I remember when my Dad told me about his first transition. He said it was the most painful experience of his life. Luckily I was too hopped on Hydra drugs to register that. He couldn't remember his first change either. Or his second, or third, or fourth for that matter. He said it took months before he could retain fragments of what he did in his beast form. It took him years before he could register everything. When I asked him why that happened, he said it took awhile for the mundane brain to handle a new way to perceive information. It had to adapt.

The forest was wet. I never realized that before, but I also was not laying naked on the forest floor before either. Now I was, and trust me when I say that brittle, wet, pieces of leaves were embedded in places I would not like to think of.

The trees looked... sharper? Was that possible? The ridges of the bark peaked, ebbed, and flowed? How did it flow? I felt like I could sense every single atom. They moved yet everything stayed stagnant. I could see the trees grow right before my eyes. For something so immoble, still, and devoid of emotion, it worked like a city. There was so much more going on that I never knew before. Never appreciated.

It was not just the trees. It was everything. I could see each grain of dirt on the forest floor. But it was not just dirt. Some were rock, sand, flakes of colorful sediment, but also specs of life like bones and scraps of twigs. The light refracted brighter with so much intensity, It made me squit. My brain could not process everything it was taking in. It was like I had glaucoma my whole life and now I could finally see.

I would not have noticed him, if he did not throw the dress at me. Even with my sharper sense, I was still as oblivious as before. I saw the red silky fabric in my peripheral vision. I turned in such a graceful motion, that I never contained before. I felt like Bella from Twilight after she turned. I plucked the dress right out of the air. It felt beautiful. The silk danced under my finger tips. I almost got distracted again, until I realized someone threw this exquisite, yet pricey, dress at me. I lifted my eyes up and met him.

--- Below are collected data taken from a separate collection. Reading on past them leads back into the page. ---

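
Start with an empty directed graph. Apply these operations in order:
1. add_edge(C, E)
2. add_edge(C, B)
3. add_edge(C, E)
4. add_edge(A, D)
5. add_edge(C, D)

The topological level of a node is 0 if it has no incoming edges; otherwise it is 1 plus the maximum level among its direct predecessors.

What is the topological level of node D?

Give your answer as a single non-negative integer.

Answer: 1

Derivation:
Op 1: add_edge(C, E). Edges now: 1
Op 2: add_edge(C, B). Edges now: 2
Op 3: add_edge(C, E) (duplicate, no change). Edges now: 2
Op 4: add_edge(A, D). Edges now: 3
Op 5: add_edge(C, D). Edges now: 4
Compute levels (Kahn BFS):
  sources (in-degree 0): A, C
  process A: level=0
    A->D: in-degree(D)=1, level(D)>=1
  process C: level=0
    C->B: in-degree(B)=0, level(B)=1, enqueue
    C->D: in-degree(D)=0, level(D)=1, enqueue
    C->E: in-degree(E)=0, level(E)=1, enqueue
  process B: level=1
  process D: level=1
  process E: level=1
All levels: A:0, B:1, C:0, D:1, E:1
level(D) = 1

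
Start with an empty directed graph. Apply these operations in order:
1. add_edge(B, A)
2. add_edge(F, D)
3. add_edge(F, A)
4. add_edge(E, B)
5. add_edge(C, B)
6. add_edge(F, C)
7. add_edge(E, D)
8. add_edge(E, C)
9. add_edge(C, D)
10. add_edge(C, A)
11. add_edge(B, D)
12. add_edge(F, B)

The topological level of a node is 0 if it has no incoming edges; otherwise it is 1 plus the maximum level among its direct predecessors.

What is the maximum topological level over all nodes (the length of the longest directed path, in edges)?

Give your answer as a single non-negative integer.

Op 1: add_edge(B, A). Edges now: 1
Op 2: add_edge(F, D). Edges now: 2
Op 3: add_edge(F, A). Edges now: 3
Op 4: add_edge(E, B). Edges now: 4
Op 5: add_edge(C, B). Edges now: 5
Op 6: add_edge(F, C). Edges now: 6
Op 7: add_edge(E, D). Edges now: 7
Op 8: add_edge(E, C). Edges now: 8
Op 9: add_edge(C, D). Edges now: 9
Op 10: add_edge(C, A). Edges now: 10
Op 11: add_edge(B, D). Edges now: 11
Op 12: add_edge(F, B). Edges now: 12
Compute levels (Kahn BFS):
  sources (in-degree 0): E, F
  process E: level=0
    E->B: in-degree(B)=2, level(B)>=1
    E->C: in-degree(C)=1, level(C)>=1
    E->D: in-degree(D)=3, level(D)>=1
  process F: level=0
    F->A: in-degree(A)=2, level(A)>=1
    F->B: in-degree(B)=1, level(B)>=1
    F->C: in-degree(C)=0, level(C)=1, enqueue
    F->D: in-degree(D)=2, level(D)>=1
  process C: level=1
    C->A: in-degree(A)=1, level(A)>=2
    C->B: in-degree(B)=0, level(B)=2, enqueue
    C->D: in-degree(D)=1, level(D)>=2
  process B: level=2
    B->A: in-degree(A)=0, level(A)=3, enqueue
    B->D: in-degree(D)=0, level(D)=3, enqueue
  process A: level=3
  process D: level=3
All levels: A:3, B:2, C:1, D:3, E:0, F:0
max level = 3

Answer: 3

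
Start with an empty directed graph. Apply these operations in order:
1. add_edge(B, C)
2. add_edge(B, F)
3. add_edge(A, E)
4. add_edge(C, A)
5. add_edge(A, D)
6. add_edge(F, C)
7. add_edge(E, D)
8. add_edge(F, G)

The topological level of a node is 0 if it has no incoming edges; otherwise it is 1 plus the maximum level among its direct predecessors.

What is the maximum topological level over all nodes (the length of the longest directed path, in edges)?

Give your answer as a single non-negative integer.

Op 1: add_edge(B, C). Edges now: 1
Op 2: add_edge(B, F). Edges now: 2
Op 3: add_edge(A, E). Edges now: 3
Op 4: add_edge(C, A). Edges now: 4
Op 5: add_edge(A, D). Edges now: 5
Op 6: add_edge(F, C). Edges now: 6
Op 7: add_edge(E, D). Edges now: 7
Op 8: add_edge(F, G). Edges now: 8
Compute levels (Kahn BFS):
  sources (in-degree 0): B
  process B: level=0
    B->C: in-degree(C)=1, level(C)>=1
    B->F: in-degree(F)=0, level(F)=1, enqueue
  process F: level=1
    F->C: in-degree(C)=0, level(C)=2, enqueue
    F->G: in-degree(G)=0, level(G)=2, enqueue
  process C: level=2
    C->A: in-degree(A)=0, level(A)=3, enqueue
  process G: level=2
  process A: level=3
    A->D: in-degree(D)=1, level(D)>=4
    A->E: in-degree(E)=0, level(E)=4, enqueue
  process E: level=4
    E->D: in-degree(D)=0, level(D)=5, enqueue
  process D: level=5
All levels: A:3, B:0, C:2, D:5, E:4, F:1, G:2
max level = 5

Answer: 5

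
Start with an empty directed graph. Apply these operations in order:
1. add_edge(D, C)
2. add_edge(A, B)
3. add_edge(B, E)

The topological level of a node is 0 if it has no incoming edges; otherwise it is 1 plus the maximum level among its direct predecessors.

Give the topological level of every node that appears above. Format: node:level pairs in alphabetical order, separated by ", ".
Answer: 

Answer: A:0, B:1, C:1, D:0, E:2

Derivation:
Op 1: add_edge(D, C). Edges now: 1
Op 2: add_edge(A, B). Edges now: 2
Op 3: add_edge(B, E). Edges now: 3
Compute levels (Kahn BFS):
  sources (in-degree 0): A, D
  process A: level=0
    A->B: in-degree(B)=0, level(B)=1, enqueue
  process D: level=0
    D->C: in-degree(C)=0, level(C)=1, enqueue
  process B: level=1
    B->E: in-degree(E)=0, level(E)=2, enqueue
  process C: level=1
  process E: level=2
All levels: A:0, B:1, C:1, D:0, E:2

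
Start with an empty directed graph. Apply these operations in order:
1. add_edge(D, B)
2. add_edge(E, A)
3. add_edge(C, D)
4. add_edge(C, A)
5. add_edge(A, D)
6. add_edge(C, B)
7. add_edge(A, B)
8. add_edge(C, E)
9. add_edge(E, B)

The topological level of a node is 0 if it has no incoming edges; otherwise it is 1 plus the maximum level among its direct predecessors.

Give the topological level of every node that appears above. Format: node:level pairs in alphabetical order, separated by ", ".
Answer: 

Answer: A:2, B:4, C:0, D:3, E:1

Derivation:
Op 1: add_edge(D, B). Edges now: 1
Op 2: add_edge(E, A). Edges now: 2
Op 3: add_edge(C, D). Edges now: 3
Op 4: add_edge(C, A). Edges now: 4
Op 5: add_edge(A, D). Edges now: 5
Op 6: add_edge(C, B). Edges now: 6
Op 7: add_edge(A, B). Edges now: 7
Op 8: add_edge(C, E). Edges now: 8
Op 9: add_edge(E, B). Edges now: 9
Compute levels (Kahn BFS):
  sources (in-degree 0): C
  process C: level=0
    C->A: in-degree(A)=1, level(A)>=1
    C->B: in-degree(B)=3, level(B)>=1
    C->D: in-degree(D)=1, level(D)>=1
    C->E: in-degree(E)=0, level(E)=1, enqueue
  process E: level=1
    E->A: in-degree(A)=0, level(A)=2, enqueue
    E->B: in-degree(B)=2, level(B)>=2
  process A: level=2
    A->B: in-degree(B)=1, level(B)>=3
    A->D: in-degree(D)=0, level(D)=3, enqueue
  process D: level=3
    D->B: in-degree(B)=0, level(B)=4, enqueue
  process B: level=4
All levels: A:2, B:4, C:0, D:3, E:1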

Dark. That was my first impression. He was a dark man. Not by looks, but there was something about him. Maybe his aura or hidden secrets of his past, but he was Dark. Evil. Besides the darkness, his red eyes were the next thing I noticed. Followed by his chiseled jawline with hints of stubble, tall figure, and black hair. He looked eerily familiar. It wasn't a sense of deja-vu, but an undeniable feeling that I knew him.

"Hello there little Wolf"

I stared at him as I tightened the blanket around my naked body.

"Don't be worried, I will turn around. I might be the king of the Underworld, but incest is not my thing."